To be honest though, the fact that Strachan doesn't know what a Closure is is one of the most depressing things about the language. A closure is a closed mathematical term, so in EL, "Hello ${name}" is not a closed term, whereas evaluating it with 'name=Alex' and resulting in "Hello Alex" is a closed term. A closure is often used to describe an application of a function to its arguments, and thus their term for closures is actually not only wrong but absolutely incorrect, since their functional blocks explicitly have free variables that are expected to be bound. But I wouldn't bet on them changing their terminology, because they are right and everyone else is wrong, OK?

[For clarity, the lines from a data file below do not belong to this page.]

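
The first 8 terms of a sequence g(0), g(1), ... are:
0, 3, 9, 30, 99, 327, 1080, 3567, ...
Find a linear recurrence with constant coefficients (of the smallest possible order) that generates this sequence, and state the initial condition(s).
Look for the lowest-order linear relation among consecutive terms.
Observation: g(n) - 3·g(n-1) - (1)·g(n-2) = 0 holds for the shown terms, and no order-1 relation g(n) = α·g(n-1) + β fits.
Check at n=3: 3·9 + (1)·3 = 30. ✓

g(n) = 3g(n-1) + g(n-2), g(0) = 0, g(1) = 3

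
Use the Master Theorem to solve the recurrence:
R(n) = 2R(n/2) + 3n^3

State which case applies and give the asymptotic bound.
Master Theorem template: R(n) = a·R(n/b) + f(n).
Here: a=2, b=2, f(n)=3n^3
Compute log_b(a) = log_2(2) = 1.
f(n) = 3n^3 = Ω(n^(1+ε)) with ε = 2, and the regularity condition holds (a·f(n/b) = (a/b^3)·f(n) with a/b^3 = 2^-2 < 1). Case 3: R(n) = Θ(f(n)) = Θ(n^3).

Case 3: R(n) = Θ(n^3)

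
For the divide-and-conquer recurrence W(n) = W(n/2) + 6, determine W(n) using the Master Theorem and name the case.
Master Theorem template: W(n) = a·W(n/b) + f(n).
Here: a=1, b=2, f(n)=6
Compute log_b(a) = log_2(1) = 0.
f(n) = 6 = Θ(1). Case 2: W(n) = Θ(log n).

Case 2: W(n) = Θ(log n)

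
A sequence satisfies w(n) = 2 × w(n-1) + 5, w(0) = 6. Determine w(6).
Computing step by step:
w(0) = 6
w(1) = 2 × 6 + 5 = 17
w(2) = 2 × 17 + 5 = 39
w(3) = 2 × 39 + 5 = 83
w(4) = 2 × 83 + 5 = 171
w(5) = 2 × 171 + 5 = 347
w(6) = 2 × 347 + 5 = 699

699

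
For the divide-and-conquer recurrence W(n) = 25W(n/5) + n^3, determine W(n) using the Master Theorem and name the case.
Master Theorem template: W(n) = a·W(n/b) + f(n).
Here: a=25, b=5, f(n)=n^3
Compute log_b(a) = log_5(25) = 2.
f(n) = n^3 = Ω(n^(2+ε)) with ε = 1, and the regularity condition holds (a·f(n/b) = (a/b^3)·f(n) with a/b^3 = 5^-1 < 1). Case 3: W(n) = Θ(f(n)) = Θ(n^3).

Case 3: W(n) = Θ(n^3)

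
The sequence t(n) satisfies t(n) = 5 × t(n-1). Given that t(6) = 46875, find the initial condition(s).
In general t(n) = 5ⁿ · t(0). At n = 6: t(0) = t(6) / 5^6 = 46875 / 15625 = 3.

t(0) = 3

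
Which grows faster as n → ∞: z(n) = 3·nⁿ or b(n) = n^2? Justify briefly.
Comparing growth rates:
Growth-rate hierarchy: log n ≺ any polynomial ≺ any exponential cⁿ (c>1) ≺ n! ≺ nⁿ.
super-exponential nⁿ dominates polynomial degree 2 asymptotically.

z(n) grows faster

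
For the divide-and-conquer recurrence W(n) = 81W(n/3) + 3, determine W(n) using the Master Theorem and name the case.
Master Theorem template: W(n) = a·W(n/b) + f(n).
Here: a=81, b=3, f(n)=3
Compute log_b(a) = log_3(81) = 4.
f(n) = 3 = O(n^(4-ε)) with ε = 4. Case 1: W(n) = Θ(n^log_b(a)) = Θ(n^4).

Case 1: W(n) = Θ(n^4)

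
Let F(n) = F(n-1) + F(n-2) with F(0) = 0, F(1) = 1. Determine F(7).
Computing the sequence terms:
0, 1, 1, 2, 3, 5, 8, 13

13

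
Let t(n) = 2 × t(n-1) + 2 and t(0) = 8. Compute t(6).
Computing step by step:
t(0) = 8
t(1) = 2 × 8 + 2 = 18
t(2) = 2 × 18 + 2 = 38
t(3) = 2 × 38 + 2 = 78
t(4) = 2 × 78 + 2 = 158
t(5) = 2 × 158 + 2 = 318
t(6) = 2 × 318 + 2 = 638

638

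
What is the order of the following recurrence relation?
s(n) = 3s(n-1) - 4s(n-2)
The order is the largest lag k for which s(n-k) appears. Here the deepest term is s(n-2), so the order is 2.

Order 2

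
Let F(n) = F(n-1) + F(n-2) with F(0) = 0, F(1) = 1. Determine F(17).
Computing the sequence terms:
0, 1, 1, 2, 3, 5, 8, 13, 21, 34, 55, 89, 144, 233, 377, 610, 987, 1597

1597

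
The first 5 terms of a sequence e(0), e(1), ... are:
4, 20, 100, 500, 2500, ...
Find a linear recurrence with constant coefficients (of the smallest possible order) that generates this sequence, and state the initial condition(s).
Look for the lowest-order linear relation among consecutive terms.
Observation: each term is 5× the previous.
Check at n=2: 5·20 = 100. ✓

e(n) = 5 × e(n-1), e(0) = 4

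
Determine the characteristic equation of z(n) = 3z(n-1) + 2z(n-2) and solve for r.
Substitute z(n) = rⁿ and divide through by rⁿ⁻²: r² - 3r - 2 = 0
Discriminant: 3² + 4·2 = 17, not a perfect square, so by the quadratic formula r = (3 ± √17)/2.
General solution: z(n) = A·r₁ⁿ + B·r₂ⁿ where r₁,r₂ = (3 ± √17)/2

Characteristic: r² - 3r - 2 = 0, Roots: r = (3 ± √17)/2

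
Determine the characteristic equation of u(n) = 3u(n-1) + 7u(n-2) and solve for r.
Substitute u(n) = rⁿ and divide through by rⁿ⁻²: r² - 3r - 7 = 0
Discriminant: 3² + 4·7 = 37, not a perfect square, so by the quadratic formula r = (3 ± √37)/2.
General solution: u(n) = A·r₁ⁿ + B·r₂ⁿ where r₁,r₂ = (3 ± √37)/2

Characteristic: r² - 3r - 7 = 0, Roots: r = (3 ± √37)/2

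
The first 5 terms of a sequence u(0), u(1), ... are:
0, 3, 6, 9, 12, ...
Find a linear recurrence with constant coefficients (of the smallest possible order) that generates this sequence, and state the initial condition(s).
Look for the lowest-order linear relation among consecutive terms.
Observation: consecutive differences are constant (= 3).
Check at n=2: 1·3 + 3 = 6. ✓

u(n) = u(n-1) + 3, u(0) = 0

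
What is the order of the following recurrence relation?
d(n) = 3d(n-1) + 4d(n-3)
The order is the largest lag k for which d(n-k) appears. Here the deepest term is d(n-3), so the order is 3.

Order 3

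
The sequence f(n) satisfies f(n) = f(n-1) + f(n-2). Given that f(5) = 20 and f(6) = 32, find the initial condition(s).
Work backwards using f(k) = f(k+2) - f(k+1):
f(4) = f(6) - f(5) = 32 - 20 = 12
f(3) = f(5) - f(4) = 20 - 12 = 8
f(2) = f(4) - f(3) = 12 - 8 = 4
f(1) = f(3) - f(2) = 8 - 4 = 4
f(0) = f(2) - f(1) = 4 - 4 = 0

f(0) = 0, f(1) = 4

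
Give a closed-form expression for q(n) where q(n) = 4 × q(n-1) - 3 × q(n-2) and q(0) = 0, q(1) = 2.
Recurrence: q(n) = 4 × q(n-1) - 3 × q(n-2), initial: q(0) = 0, q(1) = 2.
Characteristic equation: r² - 4r + 3 = 0, which factors as (r - 3)(r - 1) = 0, so r = 3, 1. General solution q(n) = A·3ⁿ + B·1ⁿ. From q(0) = 0: A + B = 0. From q(1) = 2: 3A + 1B = 2. Solving gives A = 1, B = -1.

q(n) = 3ⁿ - 1ⁿ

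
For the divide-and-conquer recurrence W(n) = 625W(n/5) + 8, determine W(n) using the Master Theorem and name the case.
Master Theorem template: W(n) = a·W(n/b) + f(n).
Here: a=625, b=5, f(n)=8
Compute log_b(a) = log_5(625) = 4.
f(n) = 8 = O(n^(4-ε)) with ε = 4. Case 1: W(n) = Θ(n^log_b(a)) = Θ(n^4).

Case 1: W(n) = Θ(n^4)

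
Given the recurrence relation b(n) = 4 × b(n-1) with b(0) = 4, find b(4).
Computing step by step:
b(0) = 4
b(1) = 4 × 4 = 16
b(2) = 4 × 16 = 64
b(3) = 4 × 64 = 256
b(4) = 4 × 256 = 1024

1024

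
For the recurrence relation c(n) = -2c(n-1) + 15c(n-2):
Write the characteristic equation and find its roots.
Substitute c(n) = rⁿ and divide through by rⁿ⁻²: r² + 2r - 15 = 0
Factor: (r + 5)(r - 3) = 0, so r = -5, 3.
General solution: c(n) = A·(-5)ⁿ + B·3ⁿ

Characteristic: r² + 2r - 15 = 0, Roots: r = -5, 3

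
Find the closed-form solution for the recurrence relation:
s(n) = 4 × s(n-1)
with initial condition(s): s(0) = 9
Recurrence: s(n) = 4 × s(n-1), initial: s(0) = 9.
Each term is 4 times the previous, so this is geometric with ratio 4. After n steps: s(n) = s(0)·4ⁿ = 9·4ⁿ.

s(n) = 9·4ⁿ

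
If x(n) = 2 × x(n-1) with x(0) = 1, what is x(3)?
Computing step by step:
x(0) = 1
x(1) = 2 × 1 = 2
x(2) = 2 × 2 = 4
x(3) = 2 × 4 = 8

8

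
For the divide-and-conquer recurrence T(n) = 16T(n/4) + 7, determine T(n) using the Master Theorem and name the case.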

But personally, I think the Groovy language is a step in the right direction -- getting rid of Java's quirks and supporting decent types is something I've been experimenting with for a while; though it has to be said, Groovy's beaten me to it for most things. Some things that it hasn't done:

  1. Ditched the crap C stuff that's been dragging Java down. I'm talking about octals, weird blocks like 'switch', put in decent language-level support for doing guards and other multi-threaded/channeled code, and have a select-like block that works on expressions, not characters.
  2. Use named expressions instead of positional parameters. You open up a lot more compatibility than having positional ones, along with a lot better documentation. Plus, you can then ditch the whole 'setName/setAddress' methods into a single 'set' with the whole set of data -- and get rid of overloaded methods/constructors with stupid default-value hacks.
  3. Build in streamable types. I mean have data that can be streamed, not processed in chunks as systems treat things today. For example, present a file as a sequence of lines, not as a whole block of text, or dynamically generated sets of data. Building in more streamable stuff will help with multi-threaded code, and would allow XML processors to properly stream data rather than relying on a crappy PipedInputStream (which, by the way, has a maximum queue size of 1k)
  4. Created zoned support for data, that can map to a page (or set of pages). Most objects have high locality of reference, and in most cases, creating zoned support for that data can constrain objects to live in one page instead of being spread evenly over memory. Think about zoning like the nursery in the HotSpot compiler; but partition the nursery and main memory into two; then you have two zones. Partition it into three, and you have three zones. The problem is, this is a VM-level issue and not a language one per se.

What it does show is that the time of the VM backed OO language is here to stay; whether it's Java, .Net or technologies that build upon them. Java has stagnated under the inept control of Sun for some time, and it's Microsoft's push for .Net that has seen the first innovation in Java since 1.2 in the new stuff that's coming out in 1.5. However, much of what's there is actually just tacked on as opposed to being designed -- the generics stuff doesn't check or validate anything at runtime, just compile time; whereas .Net's generics check this at runtime.

I think that the next language -- whether it's Groovy or XL, is going to have these features in droves, and the weak compile time checking but strong runtime typing are going to be key features of the next generation of programming languages.

But then, Python already has this stuff now, doesn't it?